1984年、米国のレーガン大統領の提唱により計画がスタートし、日米欧加露の協力により建設が進む国際宇宙ステーション(ISS)は、幾多の困難を克服し、いよいよ今年の秋に完成します。昨年の5月末からは滞在宇宙飛行士の人数も6名に増員され、宇宙環境を利用した科学研究・技術開発やその他様々な取り組みが本格的に実施されています。

ISSに取り付けられる「きぼう」日本実験棟も、スペースシャトルによる3回の打上げと、3名の日本人宇宙飛行士が参加した軌道上での組立により、昨年7月に遂に念願の完成を果たしました。 現在は、生命科学や物理など各種分野の実験や研究、地球大気の状態監視や宇宙起源の謎に迫る観測などが本格的に行われています。

「きぼう」は、日本が初めて開発した、大規模でかつ多機能な有人の宇宙実験施設です。宇宙飛行士が長期間にわたって様々な実験や研究を安全で快適に行えるように、有人宇宙施設ならではの厳しい安全要求や技術課題を克服して開発されました。「きぼう」は、打上げ後から今日に至るまで大きなトラブルもなく、日本の技術力は米国航空宇宙局(NASA)を初めとする他のISS計画参加国から高く評価されています。

この度、宇宙航空研究開発機構では、「きぼう」の完成を機に、日本が「きぼう」の開発を通じて獲得した有人宇宙技術について広くご紹介すると共に、宇宙先進国の仲間入りをしたこと及び有人宇宙開発の将来と夢について、皆様と一緒に考える機会を持つため、標記シンポジウムを開催することと致しました。

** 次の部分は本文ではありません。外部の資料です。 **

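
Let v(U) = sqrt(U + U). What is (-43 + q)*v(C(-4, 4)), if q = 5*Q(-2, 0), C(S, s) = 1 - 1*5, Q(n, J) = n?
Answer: -106*I*sqrt(2) ≈ -149.91*I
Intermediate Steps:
C(S, s) = -4 (C(S, s) = 1 - 5 = -4)
v(U) = sqrt(2)*sqrt(U) (v(U) = sqrt(2*U) = sqrt(2)*sqrt(U))
q = -10 (q = 5*(-2) = -10)
(-43 + q)*v(C(-4, 4)) = (-43 - 10)*(sqrt(2)*sqrt(-4)) = -53*sqrt(2)*2*I = -106*I*sqrt(2)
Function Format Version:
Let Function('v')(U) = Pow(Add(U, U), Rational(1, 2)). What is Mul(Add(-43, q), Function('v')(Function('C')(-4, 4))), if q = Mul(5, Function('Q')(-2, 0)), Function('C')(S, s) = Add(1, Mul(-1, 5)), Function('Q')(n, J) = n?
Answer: Mul(-106, I, Pow(2, Rational(1, 2))) ≈ Mul(-149.91, I)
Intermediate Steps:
Function('C')(S, s) = -4 (Function('C')(S, s) = Add(1, -5) = -4)
Function('v')(U) = Mul(Pow(2, Rational(1, 2)), Pow(U, Rational(1, 2))) (Function('v')(U) = Pow(Mul(2, U), Rational(1, 2)) = Mul(Pow(2, Rational(1, 2)), Pow(U, Rational(1, 2))))
q = -10 (q = Mul(5, -2) = -10)
Mul(Add(-43, q), Function('v')(Function('C')(-4, 4))) = Mul(Add(-43, -10), Mul(Pow(2, Rational(1, 2)), Pow(-4, Rational(1, 2)))) = Mul(-53, Mul(Pow(2, Rational(1, 2)), Mul(2, I))) = Mul(-53, Mul(2, I, Pow(2, Rational(1, 2)))) = Mul(-106, I, Pow(2, Rational(1, 2)))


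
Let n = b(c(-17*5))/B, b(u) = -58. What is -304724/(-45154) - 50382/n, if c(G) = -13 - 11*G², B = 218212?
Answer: 124105287832382/654733 ≈ 1.8955e+8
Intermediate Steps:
n = -29/109106 (n = -58/218212 = -58*1/218212 = -29/109106 ≈ -0.00026580)
-304724/(-45154) - 50382/n = -304724/(-45154) - 50382/(-29/109106) = -304724*(-1/45154) - 50382*(-109106/29) = 152362/22577 + 5496978492/29 = 124105287832382/654733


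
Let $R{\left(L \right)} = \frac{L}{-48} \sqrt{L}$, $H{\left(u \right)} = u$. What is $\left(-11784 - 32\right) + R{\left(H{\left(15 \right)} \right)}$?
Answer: $-11816 - \frac{5 \sqrt{15}}{16} \approx -11817.0$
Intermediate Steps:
$R{\left(L \right)} = - \frac{L^{\frac{3}{2}}}{48}$ ($R{\left(L \right)} = L \left(- \frac{1}{48}\right) \sqrt{L} = - \frac{L}{48} \sqrt{L} = - \frac{L^{\frac{3}{2}}}{48}$)
$\left(-11784 - 32\right) + R{\left(H{\left(15 \right)} \right)} = \left(-11784 - 32\right) - \frac{15^{\frac{3}{2}}}{48} = -11816 - \frac{15 \sqrt{15}}{48} = -11816 - \frac{5 \sqrt{15}}{16}$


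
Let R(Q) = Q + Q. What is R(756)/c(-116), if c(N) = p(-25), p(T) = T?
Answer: -1512/25 ≈ -60.480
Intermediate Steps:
c(N) = -25
R(Q) = 2*Q
R(756)/c(-116) = (2*756)/(-25) = 1512*(-1/25) = -1512/25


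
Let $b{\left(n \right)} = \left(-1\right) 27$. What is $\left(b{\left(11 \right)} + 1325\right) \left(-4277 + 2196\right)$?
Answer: $-2701138$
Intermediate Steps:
$b{\left(n \right)} = -27$
$\left(b{\left(11 \right)} + 1325\right) \left(-4277 + 2196\right) = \left(-27 + 1325\right) \left(-4277 + 2196\right) = 1298 \left(-2081\right) = -2701138$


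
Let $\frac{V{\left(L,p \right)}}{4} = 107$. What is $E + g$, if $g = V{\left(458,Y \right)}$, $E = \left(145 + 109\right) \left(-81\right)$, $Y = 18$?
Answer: $-20146$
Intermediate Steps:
$V{\left(L,p \right)} = 428$ ($V{\left(L,p \right)} = 4 \cdot 107 = 428$)
$E = -20574$ ($E = 254 \left(-81\right) = -20574$)
$g = 428$
$E + g = -20574 + 428 = -20146$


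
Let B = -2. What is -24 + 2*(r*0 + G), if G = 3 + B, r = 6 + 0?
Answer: -22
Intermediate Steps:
r = 6
G = 1 (G = 3 - 2 = 1)
-24 + 2*(r*0 + G) = -24 + 2*(6*0 + 1) = -24 + 2*(0 + 1) = -24 + 2*1 = -24 + 2 = -22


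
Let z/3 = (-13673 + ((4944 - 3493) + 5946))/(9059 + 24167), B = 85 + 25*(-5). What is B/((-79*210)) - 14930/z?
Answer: 68580879161/2602971 ≈ 26347.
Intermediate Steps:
B = -40 (B = 85 - 125 = -40)
z = -9414/16613 (z = 3*((-13673 + ((4944 - 3493) + 5946))/(9059 + 24167)) = 3*((-13673 + (1451 + 5946))/33226) = 3*((-13673 + 7397)*(1/33226)) = 3*(-6276*1/33226) = 3*(-3138/16613) = -9414/16613 ≈ -0.56666)
B/((-79*210)) - 14930/z = -40/((-79*210)) - 14930/(-9414/16613) = -40/(-16590) - 14930*(-16613/9414) = -40*(-1/16590) + 124016045/4707 = 4/1659 + 124016045/4707 = 68580879161/2602971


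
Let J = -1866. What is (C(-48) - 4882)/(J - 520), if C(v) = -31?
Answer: 4913/2386 ≈ 2.0591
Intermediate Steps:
(C(-48) - 4882)/(J - 520) = (-31 - 4882)/(-1866 - 520) = -4913/(-2386) = -4913*(-1/2386) = 4913/2386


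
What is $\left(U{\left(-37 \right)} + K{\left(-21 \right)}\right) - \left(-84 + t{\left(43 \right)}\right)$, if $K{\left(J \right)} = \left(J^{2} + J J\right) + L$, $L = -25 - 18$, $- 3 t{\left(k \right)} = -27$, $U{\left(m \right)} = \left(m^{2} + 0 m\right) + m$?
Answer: $2246$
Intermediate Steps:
$U{\left(m \right)} = m + m^{2}$ ($U{\left(m \right)} = \left(m^{2} + 0\right) + m = m^{2} + m = m + m^{2}$)
$t{\left(k \right)} = 9$ ($t{\left(k \right)} = \left(- \frac{1}{3}\right) \left(-27\right) = 9$)
$L = -43$
$K{\left(J \right)} = -43 + 2 J^{2}$ ($K{\left(J \right)} = \left(J^{2} + J J\right) - 43 = \left(J^{2} + J^{2}\right) - 43 = 2 J^{2} - 43 = -43 + 2 J^{2}$)
$\left(U{\left(-37 \right)} + K{\left(-21 \right)}\right) - \left(-84 + t{\left(43 \right)}\right) = \left(- 37 \left(1 - 37\right) - \left(43 - 2 \left(-21\right)^{2}\right)\right) - \left(-84 + 9\right) = \left(\left(-37\right) \left(-36\right) + \left(-43 + 2 \cdot 441\right)\right) - -75 = \left(1332 + \left(-43 + 882\right)\right) + 75 = \left(1332 + 839\right) + 75 = 2171 + 75 = 2246$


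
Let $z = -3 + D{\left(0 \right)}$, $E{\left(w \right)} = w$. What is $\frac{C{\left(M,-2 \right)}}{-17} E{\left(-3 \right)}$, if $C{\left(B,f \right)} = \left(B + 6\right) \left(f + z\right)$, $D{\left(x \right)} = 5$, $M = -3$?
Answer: $0$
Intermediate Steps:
$z = 2$ ($z = -3 + 5 = 2$)
$C{\left(B,f \right)} = \left(2 + f\right) \left(6 + B\right)$ ($C{\left(B,f \right)} = \left(B + 6\right) \left(f + 2\right) = \left(6 + B\right) \left(2 + f\right) = \left(2 + f\right) \left(6 + B\right)$)
$\frac{C{\left(M,-2 \right)}}{-17} E{\left(-3 \right)} = \frac{12 + 2 \left(-3\right) + 6 \left(-2\right) - -6}{-17} \left(-3\right) = \left(12 - 6 - 12 + 6\right) \left(- \frac{1}{17}\right) \left(-3\right) = 0 \left(- \frac{1}{17}\right) \left(-3\right) = 0 \left(-3\right) = 0$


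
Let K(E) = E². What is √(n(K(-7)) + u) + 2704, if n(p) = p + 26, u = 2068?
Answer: 2704 + √2143 ≈ 2750.3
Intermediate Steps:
n(p) = 26 + p
√(n(K(-7)) + u) + 2704 = √((26 + (-7)²) + 2068) + 2704 = √((26 + 49) + 2068) + 2704 = √(75 + 2068) + 2704 = √2143 + 2704 = 2704 + √2143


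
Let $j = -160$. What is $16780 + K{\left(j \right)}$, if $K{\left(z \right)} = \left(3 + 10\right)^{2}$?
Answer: $16949$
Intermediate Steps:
$K{\left(z \right)} = 169$ ($K{\left(z \right)} = 13^{2} = 169$)
$16780 + K{\left(j \right)} = 16780 + 169 = 16949$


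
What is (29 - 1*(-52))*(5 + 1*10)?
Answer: 1215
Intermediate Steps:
(29 - 1*(-52))*(5 + 1*10) = (29 + 52)*(5 + 10) = 81*15 = 1215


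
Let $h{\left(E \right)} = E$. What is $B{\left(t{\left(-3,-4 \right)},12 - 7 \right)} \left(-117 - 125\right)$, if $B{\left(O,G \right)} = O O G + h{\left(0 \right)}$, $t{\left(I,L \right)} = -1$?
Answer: $-1210$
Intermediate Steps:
$B{\left(O,G \right)} = G O^{2}$ ($B{\left(O,G \right)} = O O G + 0 = O^{2} G + 0 = G O^{2} + 0 = G O^{2}$)
$B{\left(t{\left(-3,-4 \right)},12 - 7 \right)} \left(-117 - 125\right) = \left(12 - 7\right) \left(-1\right)^{2} \left(-117 - 125\right) = 5 \cdot 1 \left(-242\right) = 5 \left(-242\right) = -1210$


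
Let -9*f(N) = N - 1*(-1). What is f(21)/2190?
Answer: -11/9855 ≈ -0.0011162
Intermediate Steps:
f(N) = -⅑ - N/9 (f(N) = -(N - 1*(-1))/9 = -(N + 1)/9 = -(1 + N)/9 = -⅑ - N/9)
f(21)/2190 = (-⅑ - ⅑*21)/2190 = (-⅑ - 7/3)*(1/2190) = -22/9*1/2190 = -11/9855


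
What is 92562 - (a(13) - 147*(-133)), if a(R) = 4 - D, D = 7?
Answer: 73014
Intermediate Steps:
a(R) = -3 (a(R) = 4 - 1*7 = 4 - 7 = -3)
92562 - (a(13) - 147*(-133)) = 92562 - (-3 - 147*(-133)) = 92562 - (-3 + 19551) = 92562 - 1*19548 = 92562 - 19548 = 73014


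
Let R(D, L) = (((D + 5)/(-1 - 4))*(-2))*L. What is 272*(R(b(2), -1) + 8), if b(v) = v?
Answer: 7072/5 ≈ 1414.4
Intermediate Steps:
R(D, L) = L*(2 + 2*D/5) (R(D, L) = (((5 + D)/(-5))*(-2))*L = (((5 + D)*(-⅕))*(-2))*L = ((-1 - D/5)*(-2))*L = (2 + 2*D/5)*L = L*(2 + 2*D/5))
272*(R(b(2), -1) + 8) = 272*((⅖)*(-1)*(5 + 2) + 8) = 272*((⅖)*(-1)*7 + 8) = 272*(-14/5 + 8) = 272*(26/5) = 7072/5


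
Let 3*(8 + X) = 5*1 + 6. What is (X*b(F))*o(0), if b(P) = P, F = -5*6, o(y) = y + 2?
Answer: 260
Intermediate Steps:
o(y) = 2 + y
F = -30
X = -13/3 (X = -8 + (5*1 + 6)/3 = -8 + (5 + 6)/3 = -8 + (1/3)*11 = -8 + 11/3 = -13/3 ≈ -4.3333)
(X*b(F))*o(0) = (-13/3*(-30))*(2 + 0) = 130*2 = 260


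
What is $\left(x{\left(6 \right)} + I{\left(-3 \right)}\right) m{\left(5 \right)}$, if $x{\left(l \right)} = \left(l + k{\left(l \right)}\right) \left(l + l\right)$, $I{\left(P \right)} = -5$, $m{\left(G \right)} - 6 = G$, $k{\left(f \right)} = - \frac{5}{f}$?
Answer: $627$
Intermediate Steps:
$m{\left(G \right)} = 6 + G$
$x{\left(l \right)} = 2 l \left(l - \frac{5}{l}\right)$ ($x{\left(l \right)} = \left(l - \frac{5}{l}\right) \left(l + l\right) = \left(l - \frac{5}{l}\right) 2 l = 2 l \left(l - \frac{5}{l}\right)$)
$\left(x{\left(6 \right)} + I{\left(-3 \right)}\right) m{\left(5 \right)} = \left(\left(-10 + 2 \cdot 6^{2}\right) - 5\right) \left(6 + 5\right) = \left(\left(-10 + 2 \cdot 36\right) - 5\right) 11 = \left(\left(-10 + 72\right) - 5\right) 11 = \left(62 - 5\right) 11 = 57 \cdot 11 = 627$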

本シンポジウムでは、「きぼう」の開発及び軌道上での組立てなどに携わった技術者や宇宙飛行士らによる講演と有識者を交えてのパネルディスカッションを行います。

つきましては、この機会に多数の方々のご参加をお願い致しますとともに、皆様からの貴重なご意見を頂ければ幸いです。


2010年 2月14日(日) 13:30-17:00(開場12:30)

 

東京国際交流館(東京都江東区青海2丁目79)
ゆりかもめ、船の科学館駅から徒歩3分

 

<講演>

  • 「きぼう」で獲得した有人宇宙技術:白木 邦明(JAXA理事)
  • 「きぼう」開発企業の視点:福田 信彦(MHI主幹プロジェクト統括)
  • 国際宇宙ステーション搭乗体験談:若田 光一(JAXA宇宙飛行士)他5名(米、露、欧、加)

 

<パネルディスカッション> 司会 的川 泰宣(JAXA技術参与)

(パネリスト)

  • 立花 隆(ジャーナリスト)
  • 淺田 正一郎(MHI宇宙機器部長)
  • 長谷川 義幸(JAXA執行役)
  • 若田 光一(JAXA宇宙飛行士)

(論点)

  • 宇宙先進国の仲間入りをしたこと
  • 有人宇宙活動の将来と夢

 

事前申込制(参加費無料、先着順。500名程度)
大変ご好評につき、申し込みが定員に達しましたので、受付を終了させていただきました。誠にありがとうございました。

当日は多数の来場者が見込まれるため、お早めにお越しいただけますようお願い致します。